Following the 2020 Plan Review process, on June 24, 2020, the OMERS Sponsors Corporation Board (SC Board) approved five amendments to the OMERS Primary Pension Plan (Plan). Following are the approved amendments. 

The first three amendments were considered because of the exceptional circumstances presented by the COVID-19 pandemic and became effective immediately.

The final two amendments were considered as a part of the annual Plan review and became effective January 1, 2023.

Extends the deadline to complete a leave purchase by one year for members who return from a leave of absence in 2020 or 2021 (i.e., extending to December 31, 2022, or December 31, 2023, depending on the return date).

See the 2021 changes noted above for more information about the extension of this temporary change into 2022. 
 
Read our Frequently Asked Questions

Allows members to purchase credited service for periods of absence due to temporary layoff that were initiated in 2020 or 2021. The service can be purchased at two times contributions (member only, i.e., by a member who pays both the member and employer share of the contributions). 

See the 2021 changes noted above for more information about the extension of this temporary change into 2022. 
 
Read our Frequently Asked Questions

Reduces or eliminates the 36-month employment requirement for purchases of periods of reduced pay, subject to changes to the Income Tax Regulations. On July 2, 2020 the Department of Finance released draft regulations that set aside the 36-month employment requirement for periods of reduced pay in 2020. The Department of Finance subsequently extended these draft regulations to set aside this requirement for the 2021 year on May 20, 2021. The draft regulations have now come into force.
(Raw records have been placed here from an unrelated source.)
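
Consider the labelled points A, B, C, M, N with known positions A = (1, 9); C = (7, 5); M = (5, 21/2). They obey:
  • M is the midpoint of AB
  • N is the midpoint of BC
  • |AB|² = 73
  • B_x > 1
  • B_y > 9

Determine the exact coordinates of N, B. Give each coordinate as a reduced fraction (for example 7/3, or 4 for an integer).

1. B_x = 9  [B = 2·M−A = 2·(5, 21/2)−(1, 9)]
2. B_y = 12  [B = 2·M−A = 2·(5, 21/2)−(1, 9)]
   so B = (9, 12)
3. N_x = 8  [2·N = B+C = (9, 12)+(7, 5)]
4. N_y = 17/2  [2·N = B+C = (9, 12)+(7, 5)]
   so N = (8, 17/2)

N = (8, 17/2)
B = (9, 12)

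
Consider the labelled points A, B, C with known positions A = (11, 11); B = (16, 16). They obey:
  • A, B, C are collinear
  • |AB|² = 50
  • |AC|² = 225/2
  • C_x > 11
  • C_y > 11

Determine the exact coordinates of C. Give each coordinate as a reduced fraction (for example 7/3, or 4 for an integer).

1. C_x = 37/2  [[A, B, C are collinear ⇒ -5x+5y=0] ∩ [|C−(11, 11)|²=225/2]]
2. C_y = 37/2  [[A, B, C are collinear ⇒ -5x+5y=0] ∩ [|C−(11, 11)|²=225/2]]
   so C = (37/2, 37/2)

C = (37/2, 37/2)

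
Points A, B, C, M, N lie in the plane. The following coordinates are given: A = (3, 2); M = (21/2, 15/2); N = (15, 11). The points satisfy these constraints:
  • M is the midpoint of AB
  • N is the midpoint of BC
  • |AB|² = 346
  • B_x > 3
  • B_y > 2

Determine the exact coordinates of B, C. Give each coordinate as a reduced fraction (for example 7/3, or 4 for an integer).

1. B_x = 18  [B = 2·M−A = 2·(21/2, 15/2)−(3, 2)]
2. B_y = 13  [B = 2·M−A = 2·(21/2, 15/2)−(3, 2)]
   so B = (18, 13)
3. C_x = 12  [C = 2·N−B = 2·(15, 11)−(18, 13)]
4. C_y = 9  [C = 2·N−B = 2·(15, 11)−(18, 13)]
   so C = (12, 9)

B = (18, 13)
C = (12, 9)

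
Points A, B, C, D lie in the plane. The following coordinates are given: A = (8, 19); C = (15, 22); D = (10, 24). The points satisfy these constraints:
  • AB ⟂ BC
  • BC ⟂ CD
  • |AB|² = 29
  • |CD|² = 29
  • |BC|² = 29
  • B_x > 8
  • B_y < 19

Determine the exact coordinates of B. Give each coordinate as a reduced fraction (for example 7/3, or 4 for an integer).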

The amendment passed by the Sponsors Corporation (SC) Board on June 24, 2020 placed OMERS in a position to seamlessly adapt to the change in the employment requirement under the Income Tax Regulations. With this amendment, members are eligible to purchase periods of reduced pay in 2020 and 2021 without consideration to the 36-month employment requirement.
 
Read our Frequently Asked Questions

Removes the eligibility requirement for non-full-time employees to join the Plan so that all non-full-time employees may elect to join the Plan at any time. Enrolment in the Plan would take effect on the first day of the month after the employee’s election is received and would remain in place as long as the member continues working with their current employer.
 
This change is effective January 1, 2023.
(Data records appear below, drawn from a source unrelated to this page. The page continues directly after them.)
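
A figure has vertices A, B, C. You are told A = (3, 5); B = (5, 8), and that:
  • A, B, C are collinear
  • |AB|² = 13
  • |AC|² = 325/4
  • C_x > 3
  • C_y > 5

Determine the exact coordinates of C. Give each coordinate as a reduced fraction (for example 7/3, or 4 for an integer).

C = (8, 25/2)

1. C_x = 8  [[A, B, C are collinear ⇒ -3x+2y-1=0] ∩ [|C−(3, 5)|²=325/4]]
2. C_y = 25/2  [[A, B, C are collinear ⇒ -3x+2y-1=0] ∩ [|C−(3, 5)|²=325/4]]
   so C = (8, 25/2)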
Read our Frequently Asked Questions

Provides the option for the Sponsors Corporation (SC) Board, based on its annual assessment of the Plan’s health and viability, to reduce future inflation increases on benefits earned after December 31, 2022.
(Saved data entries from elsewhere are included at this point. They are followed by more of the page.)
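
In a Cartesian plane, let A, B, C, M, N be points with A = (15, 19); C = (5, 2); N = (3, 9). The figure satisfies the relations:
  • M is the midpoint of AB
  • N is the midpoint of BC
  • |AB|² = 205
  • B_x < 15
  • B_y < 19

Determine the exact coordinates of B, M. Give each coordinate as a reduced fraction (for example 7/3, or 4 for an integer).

1. B_x = 1  [B = 2·N−C = 2·(3, 9)−(5, 2)]
2. B_y = 16  [B = 2·N−C = 2·(3, 9)−(5, 2)]
   so B = (1, 16)
3. M_x = 8  [2·M = A+B = (15, 19)+(1, 16)]
4. M_y = 35/2  [2·M = A+B = (15, 19)+(1, 16)]
   so M = (8, 35/2)

B = (1, 16)
M = (8, 35/2)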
This change is effective as of January 1, 2023 and does not affect benefits earned before that date. This means that when you retire, the benefits earned on or before December 31, 2022 will be granted full indexation. Benefits earned on or after January 1, 2023 will be subject to Shared Risk Indexing, meaning that the level of indexation will depend on the SC Board’s annual assessment of the financial health of the Plan.